Cinq soirs seulement à l’Usine C, la présentation de la deuxième mise en scène de Woyzeck par Brigitte Haentjens a fait l’effet d’un magnifique O.V.N.I. Pourquoi remettre en scène le même texte un an plus tard? Brigitte répond à cela : « C’est comme un ancien amant. Même si l’expérience précédente était achevée, tu as envie de le revoir car il fait partie de ta vie. »

Écrite par Georg Büchner en 1837, Woyzeck est une œuvre dite fragmentaire. La metteure en scène nous précise: « Personnellement, je trouve que c’est terminé. Il n’y a pas tant de marge de manœuvre dans Woyzeck. Cela laisse l’illusion que c’est inachevé, mais c’est simplement troué, ouvert. »
Lorsqu’on tente de parler de dramaturgie contemporaine, tout ce qu’on peut dire de juste fait partie de l’ordre du ressenti, de l’instinctif. Ancrée dans une structure narrative épurée, l’histoire de Woyzeck est celle d’un homme trompé qui perd le contrôle. Pourtant, résumer si brièvement la pièce est extrêmement réducteur. Brigitte dit à propos de ce type de texte : « Je m’ennuie plus à mettre en scène du réalisme. Même en tant que spectatrice je m’ennuie. J’ai l’impression d’être devant ma télévision. Ce qui est plus intéressant c’est d’écrire quelque chose, de créer, de s’insérer. »

Le personnage de Woyzeck prend bien plus d’importance que l’histoire en tant que telle. En fait, l’intérêt réside dans l’opposition entre un Frank Woyzeck brillamment interprété par Marc Béland et les autres gens. Caricaturaux, les personnages sont ancrés dans un langage propre, dans des conventions sociales spécifiques. Ils sont des « gens biens », qui se comportent « comme il faut ». Woyzeck, quant à lui, ne cesse de vouloir dire des choses différentes ou de dire les choses différemment, mais il n’a pas assez de mots à sa disposition dans ce monde-là. Il est tiraillé entre son propre mode d’expression et les codes sociaux indépassables qui se dressent devant lui.

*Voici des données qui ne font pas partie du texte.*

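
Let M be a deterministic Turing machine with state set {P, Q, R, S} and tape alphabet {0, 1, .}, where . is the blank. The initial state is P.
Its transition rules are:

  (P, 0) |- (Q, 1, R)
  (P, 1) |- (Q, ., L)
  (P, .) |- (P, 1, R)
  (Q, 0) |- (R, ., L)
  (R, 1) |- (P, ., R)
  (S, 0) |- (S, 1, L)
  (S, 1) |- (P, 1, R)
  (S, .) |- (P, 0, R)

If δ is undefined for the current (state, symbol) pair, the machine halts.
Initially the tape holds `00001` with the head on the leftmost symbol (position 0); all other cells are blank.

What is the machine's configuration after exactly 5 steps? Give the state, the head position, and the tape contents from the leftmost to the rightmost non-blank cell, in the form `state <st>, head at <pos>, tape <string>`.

state Q, head at 3, tape 1101

P | [0]0001   read 0 → write 1, move R, go to Q
Q | 1[0]001   read 0 → write ., move L, go to R
R | [1].001   read 1 → write ., move R, go to P
P | .[.]001   read . → write 1, move R, go to P
P | .1[0]01   read 0 → write 1, move R, go to Q
Q | .11[0]1
After 5 steps: state Q, head at 3, tape 1101.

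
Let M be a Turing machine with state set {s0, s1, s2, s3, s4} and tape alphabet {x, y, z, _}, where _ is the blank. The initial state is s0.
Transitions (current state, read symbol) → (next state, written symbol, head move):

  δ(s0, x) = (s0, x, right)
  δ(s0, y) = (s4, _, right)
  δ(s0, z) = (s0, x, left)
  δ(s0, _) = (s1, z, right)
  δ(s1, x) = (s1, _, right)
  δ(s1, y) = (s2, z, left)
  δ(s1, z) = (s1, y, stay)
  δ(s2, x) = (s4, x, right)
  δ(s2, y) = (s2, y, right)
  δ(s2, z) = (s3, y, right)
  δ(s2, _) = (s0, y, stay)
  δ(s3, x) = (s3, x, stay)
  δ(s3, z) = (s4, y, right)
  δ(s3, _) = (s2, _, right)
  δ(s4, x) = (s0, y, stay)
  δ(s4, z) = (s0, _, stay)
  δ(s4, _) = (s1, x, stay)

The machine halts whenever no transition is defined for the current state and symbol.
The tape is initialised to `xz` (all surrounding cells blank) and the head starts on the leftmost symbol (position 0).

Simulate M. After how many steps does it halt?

s0 | [x]z__   read x → write x, move right, go to s0
s0 | x[z]__   read z → write x, move left, go to s0
s0 | [x]x__   read x → write x, move right, go to s0
s0 | x[x]__   read x → write x, move right, go to s0
s0 | xx[_]_   read _ → write z, move right, go to s1
s1 | xxz[_]
M halts after 5 transitions.

5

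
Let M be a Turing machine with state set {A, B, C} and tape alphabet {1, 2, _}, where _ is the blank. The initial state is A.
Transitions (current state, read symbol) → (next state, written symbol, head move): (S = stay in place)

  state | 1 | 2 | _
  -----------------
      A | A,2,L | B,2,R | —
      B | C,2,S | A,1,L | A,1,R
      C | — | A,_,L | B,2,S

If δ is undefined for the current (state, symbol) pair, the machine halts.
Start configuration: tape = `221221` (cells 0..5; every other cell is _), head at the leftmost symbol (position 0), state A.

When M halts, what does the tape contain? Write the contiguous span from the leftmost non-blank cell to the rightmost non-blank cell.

state=A head=0 tape=[2]21221_   (A,2)→(B,2,R)
state=B head=1 tape=2[2]1221_   (B,2)→(A,1,L)
state=A head=0 tape=[2]11221_   (A,2)→(B,2,R)
state=B head=1 tape=2[1]1221_   (B,1)→(C,2,S)
state=C head=1 tape=2[2]1221_   (C,2)→(A,_,L)
state=A head=0 tape=[2]_1221_   (A,2)→(B,2,R)
state=B head=1 tape=2[_]1221_   (B,_)→(A,1,R)
state=A head=2 tape=21[1]221_   (A,1)→(A,2,L)
state=A head=1 tape=2[1]2221_   (A,1)→(A,2,L)
state=A head=0 tape=[2]22221_   (A,2)→(B,2,R)
state=B head=1 tape=2[2]2221_   (B,2)→(A,1,L)
state=A head=0 tape=[2]12221_   (A,2)→(B,2,R)
state=B head=1 tape=2[1]2221_   (B,1)→(C,2,S)
state=C head=1 tape=2[2]2221_   (C,2)→(A,_,L)
state=A head=0 tape=[2]_2221_   (A,2)→(B,2,R)
state=B head=1 tape=2[_]2221_   (B,_)→(A,1,R)
state=A head=2 tape=21[2]221_   (A,2)→(B,2,R)
state=B head=3 tape=212[2]21_   (B,2)→(A,1,L)
state=A head=2 tape=21[2]121_   (A,2)→(B,2,R)
state=B head=3 tape=212[1]21_   (B,1)→(C,2,S)
state=C head=3 tape=212[2]21_   (C,2)→(A,_,L)
state=A head=2 tape=21[2]_21_   (A,2)→(B,2,R)
state=B head=3 tape=212[_]21_   (B,_)→(A,1,R)
state=A head=4 tape=2121[2]1_   (A,2)→(B,2,R)
state=B head=5 tape=21212[1]_   (B,1)→(C,2,S)
state=C head=5 tape=21212[2]_   (C,2)→(A,_,L)
state=A head=4 tape=2121[2]__   (A,2)→(B,2,R)
state=B head=5 tape=21212[_]_   (B,_)→(A,1,R)
state=A head=6 tape=212121[_]
The non-blank tape span at halt is 212121.

212121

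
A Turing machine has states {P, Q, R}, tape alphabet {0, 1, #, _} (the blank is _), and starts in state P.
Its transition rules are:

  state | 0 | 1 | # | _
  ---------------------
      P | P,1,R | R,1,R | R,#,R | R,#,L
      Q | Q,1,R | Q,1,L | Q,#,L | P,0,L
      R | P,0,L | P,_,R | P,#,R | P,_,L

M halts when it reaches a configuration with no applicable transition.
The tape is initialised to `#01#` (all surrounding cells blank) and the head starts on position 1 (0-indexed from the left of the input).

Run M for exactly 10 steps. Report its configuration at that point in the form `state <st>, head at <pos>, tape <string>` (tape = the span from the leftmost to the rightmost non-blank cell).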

La scène d’Annick La Bissonnière est totalement ouverte et déstructurée. L’arrière-scène, qui est en pente, engendre une gestuelle de l’ascension ou de la chute lorsque les personnages entrent et sortent de scène. Assorti d’une passerelle rouge suspendue, le plateau entier chorégraphie une arrivée difficile au monde, telle une plateforme à atteindre, ainsi qu’un retrait déséquilibrant et incertain. L’éclairage, qui crée le vide total autour de ce « plateau de vie», laisse une impression de suspension et renforce la sensation de monde onirique, d’espace aspirant.

L’histoire est donc simple et se développe dans une économie de mot. Si on met de côté la primauté de narration, que reste t’il donc à une pièce de théâtre? Il reste le mot nu et tout son poids. Des mots beaux et suspendus, sans attaches, dans le désordre, peut-être. Stéphane Lépine (conseiller dramaturgique de Brigitte Haentjens) dit à propos des texte de Büchner qu’il fait naître : « ces moments où le spectateur se fige et se sent suspendu dans le vide, au-dessus du vide. » Comme le dit Woyzeck dans la pièce même: « C’est bizarre le silence, ça donne envie de retenir son souffle »

Le tout devient poétique et ce texte squelette et aéré laisse une grande place au spectateur pour qu’il puisse écrire entre les lignes. Entrecoupé de chansons du patrimoine québécois, qui nous laissent parfois un sentiment d’anachronisme, celui-ci est toutefois adapté dans un Québécois plus qu’approprié. « Une histoire est faite de sonorité, pas juste de sens ! » conclut Brigitte.